Hamburg. Die Kritik beschränkte sich diesmal auf Sachthemen. "Ich bitte euch, die Thermobelege künftig zu kopieren", mahnten die Kassenprüfer das Präsidium. Die Jahreshauptversammlung des FC St. Pauli geriet im Saal vier des CCH zur kuscheligen Lobhudelei mit Ehrungen, Danksagungen und Schulterklopfen. "Es geht uns bestens: sportlich, wirtschaftlich und im Verein", freute sich Corny Littmann und erntete von den 459 Mitgliedern Applaus. Der Präsident hatte die Veranstaltung um 18.36 Uhr eröffnet und bereits 145 Minuten später mit einem dreifachen "Hipp, Hipp, Hurra" beendet.

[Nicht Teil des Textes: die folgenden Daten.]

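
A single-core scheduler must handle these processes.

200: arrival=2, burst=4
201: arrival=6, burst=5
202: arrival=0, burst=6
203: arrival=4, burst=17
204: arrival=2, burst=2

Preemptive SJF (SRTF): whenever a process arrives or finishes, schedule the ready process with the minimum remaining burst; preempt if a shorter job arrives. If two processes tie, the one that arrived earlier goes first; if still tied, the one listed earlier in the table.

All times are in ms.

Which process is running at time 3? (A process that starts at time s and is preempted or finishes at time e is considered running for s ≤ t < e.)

Gantt: | 202 0-2 | 204 2-4 | 202 4-8 | 200 8-12 | 201 12-17 | 203 17-34 |
Completion: 200=12  201=17  202=8  203=34  204=4
Turnaround (C−A): 200=10  201=11  202=8  203=30  204=2

204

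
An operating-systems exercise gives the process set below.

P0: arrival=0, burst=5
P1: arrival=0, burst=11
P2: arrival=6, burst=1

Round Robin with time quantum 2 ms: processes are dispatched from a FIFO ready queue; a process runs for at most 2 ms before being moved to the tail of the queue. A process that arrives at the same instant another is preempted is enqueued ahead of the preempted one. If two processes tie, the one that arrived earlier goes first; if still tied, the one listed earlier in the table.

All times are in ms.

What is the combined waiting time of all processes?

13

Schedule: | P0 0-2 | P1 2-4 | P0 4-6 | P1 6-8 | P2 8-9 | P0 9-10 | P1 10-17 |
Completion: P0=10  P1=17  P2=9
Waiting = turnaround − burst: P0=5, P1=6, P2=2
Total waiting = 5 + 6 + 2 = 13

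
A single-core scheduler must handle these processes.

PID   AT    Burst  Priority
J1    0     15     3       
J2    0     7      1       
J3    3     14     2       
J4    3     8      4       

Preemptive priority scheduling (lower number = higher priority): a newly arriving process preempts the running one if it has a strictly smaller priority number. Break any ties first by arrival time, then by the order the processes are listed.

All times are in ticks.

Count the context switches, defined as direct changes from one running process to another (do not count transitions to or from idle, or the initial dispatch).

Schedule: | J2 0-7 | J3 7-21 | J1 21-36 | J4 36-44 |
Completion: J1=36  J2=7  J3=21  J4=44

3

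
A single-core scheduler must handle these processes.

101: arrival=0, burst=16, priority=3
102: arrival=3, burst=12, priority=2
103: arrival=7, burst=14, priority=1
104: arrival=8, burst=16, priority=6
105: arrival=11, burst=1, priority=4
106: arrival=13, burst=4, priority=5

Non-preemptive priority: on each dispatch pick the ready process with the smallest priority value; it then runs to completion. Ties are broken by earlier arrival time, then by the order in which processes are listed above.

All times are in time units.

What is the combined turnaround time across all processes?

Timeline: | 101 0-16 | 103 16-30 | 102 30-42 | 105 42-43 | 106 43-47 | 104 47-63 |
Completion: 101=16  102=42  103=30  104=63  105=43  106=47
Turnaround (C−A): 101=16  102=39  103=23  104=55  105=32  106=34
Turnaround = completion − arrival: 101=16, 102=39, 103=23, 104=55, 105=32, 106=34
Total turnaround = 16 + 39 + 23 + 55 + 32 + 34 = 199

199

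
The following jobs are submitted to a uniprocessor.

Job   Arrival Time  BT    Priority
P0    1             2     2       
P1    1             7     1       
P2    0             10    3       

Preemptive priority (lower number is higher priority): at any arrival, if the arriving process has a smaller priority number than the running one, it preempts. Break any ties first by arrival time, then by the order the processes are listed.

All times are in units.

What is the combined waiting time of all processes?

Timeline: | P2 0-1 | P1 1-8 | P0 8-10 | P2 10-19 |
Completion: P0=10  P1=8  P2=19
Waiting = turnaround − burst: P0=7, P1=0, P2=9
Total waiting = 7 + 0 + 9 = 16

16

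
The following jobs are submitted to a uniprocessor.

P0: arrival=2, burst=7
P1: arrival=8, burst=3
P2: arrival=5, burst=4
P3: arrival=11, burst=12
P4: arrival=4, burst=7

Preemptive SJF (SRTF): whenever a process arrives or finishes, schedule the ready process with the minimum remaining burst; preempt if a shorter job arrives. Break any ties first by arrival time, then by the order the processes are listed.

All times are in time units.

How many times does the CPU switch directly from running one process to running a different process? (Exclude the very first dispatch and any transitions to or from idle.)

Timeline: | idle 0-2 | P0 2-9 | P1 9-12 | P2 12-16 | P4 16-23 | P3 23-35 |
Completion: P0=9  P1=12  P2=16  P3=35  P4=23
Turnaround (C−A): P0=7  P1=4  P2=11  P3=24  P4=19

4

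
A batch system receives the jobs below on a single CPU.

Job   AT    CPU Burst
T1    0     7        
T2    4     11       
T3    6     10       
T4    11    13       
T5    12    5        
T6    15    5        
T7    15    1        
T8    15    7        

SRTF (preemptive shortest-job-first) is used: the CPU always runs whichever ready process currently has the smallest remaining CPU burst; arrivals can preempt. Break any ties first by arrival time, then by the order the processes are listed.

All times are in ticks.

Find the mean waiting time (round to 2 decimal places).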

Nicht der einzige rekordverdächtige Wert, den der Klub momentan vorweisen kann. Nach Jahren unter dem Damoklesschwert der Insolvenz ist der FC St. Pauli wirtschaftlich gesundet, die Bilanz weist ein Eigenkapital von 658 023,71 Euro aus. Der Verein, der sportlich an das Tor zur Bundesliga klopft, erwirtschaftete im am 30. Juni 2009 abgelaufenen Geschäftsjahr einen Gewinn von 1,1 Millionen Euro.
Selbst der Aufsichtsrat, in der Vergangenheit stets kritischer Gegenspieler des Präsidiums, stellte die hervorragende Entwicklung des Klubs heraus. Michael Burmester berichtete von einer deutlich verbesserten Kommunikation zwischen den Gremien: "Die Zusammenarbeit mit dem Präsidium ist positiv. Wenn es Verfehlungen gab, dann nur auf Nebenkriegsschauplätzen." Allerdings ließ es sich der Vorsitzende, der einen Ausbau des Trainingsgeländes ankündigte, nicht nehmen, auf Gefahren hinzuweisen: "Gerade beim Stadionbau sollten wir uns an sozialen Werten und nicht nur an den marktwirtschaftlichen Erfordernissen orientieren." Augenmaß, das Burmester vom Präsidium generell erwartet: "Die Verbindlichkeiten sind durch den Stadionneubau hoch wie nie. Ein Fehler könnte fatale Folgen haben."
Negative Konsequenzen hat aktuell nur die Fanrandale bei den Spielen gegen Cottbus und in Rostock. Das DFB-Sportgericht verurteilte St. Pauli zu 20 000 Euro Strafe. Zudem gibt es im Wiederholungsfall eine Platzsperre oder ein Spiel vor leeren Rängen, wie Littmann zum Schrecken vieler berichtete. Es war der fade Beigeschmack an einem Abend der großen Harmonie. Auch die auf dem Fankongress erarbeiteten und deutschlandweit einmaligen Leitlinien des FC St. Pauli (Toleranz, Respekt, gesellschaftliche Verantwortung) wurden vorbehaltlos verabschiedet. "Was ist bloß mit diesem Verein los?", fragte sich nicht nur Sicherheitschef Sven Brux mit einem Lächeln.